Saturday, January 28, 2012

Farewell To Two TV Actors

TV is an ephemeral business. Look at the experiences of two TV actors who enjoyed great fame on TV only to vanish for long stretches of time: James Farentino and Robert Hegyes.
Farentino passed last week aged 73 after decades of weaving in and out of such TV series as The Bold Ones, Cool Millions and Dynasty which is where I met and interviewed him.
And then there's the equally strange case of Robert Hegyes who also died this week of cardiac arrest at 60 --he was one of the original sweat hogs on Welcome Back Kotter which is where I first met him.
Farentino first stepped on the Broadway stage in 1961 as one of the beach boys trying to molest Bette Davis in the Tennessee Williams play The Night Of The Iguana.

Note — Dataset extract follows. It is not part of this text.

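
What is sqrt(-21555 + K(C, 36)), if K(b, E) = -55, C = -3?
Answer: I*sqrt(21610) ≈ 147.0*I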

In 1966 he copped a Golden Globe as most promising male actor in the hit film comedy The Pad And How To Use It.
Along the way came four wives including actresses Elizabeth Ashley and Michelle Lee.
I had lunch with Farentino on the set of Dynasty in July 1981.
The series debuted in January 1981 and ratings sank like a stone. It was intended as producer Aaron Spelling's retort to Dynasty but the casting was off and the ploys lacked tension.
ABC wanted to cancel it but creators Esther Shapiro and Spelling argued rejigging the cast might save the show so Farentino and Joan Collins were brought on in the first full season that debuted in September 1981.
Collin's vixen Alexis saved the show but Farentino seemed lost and only last 20 episodes.
He continued his TV career in such series as Blue Thunder (1984), the miniseries Sins (1986), the sitcom Mary (1985-86) opposite Mary Tyler Moore and the series Julie (1993) and Melrose Place (1998).
I was on the set of the series Welcome Back Kotter (1975-79) before it went to air with other visiting TV critics.
The original pilot shown to press presented Hegyes as the lead sweathog Juan Epstein but I was one of the scribes who said wait a minute it's gong to be the other guy.
That "other guy" turned out to be unknown John Travolta as Vinnie and he's soared ever since.
To my intense surprise I met Hegyes again years later on the set of Cagney And Lacey. It was 1988 and he was playing the recurring part of Detective Manny Esposito.
In later years he guest starred on such series as Diagnosis Murder and Murder Scorpion and even taught drama at Venice High School for several years.
He told me how toxic TV fame can be and only wanted to continue developing as a character actor.
Farentino blamed the bad publicity he received for allegedly stalking girl friend Tina Sinatra that led to his being less than in demand in later years.
Both were gifted actors who discovered on TV there are few if any second acts.
It's the nature of the business as TV series constantly crave new faces over tried talents.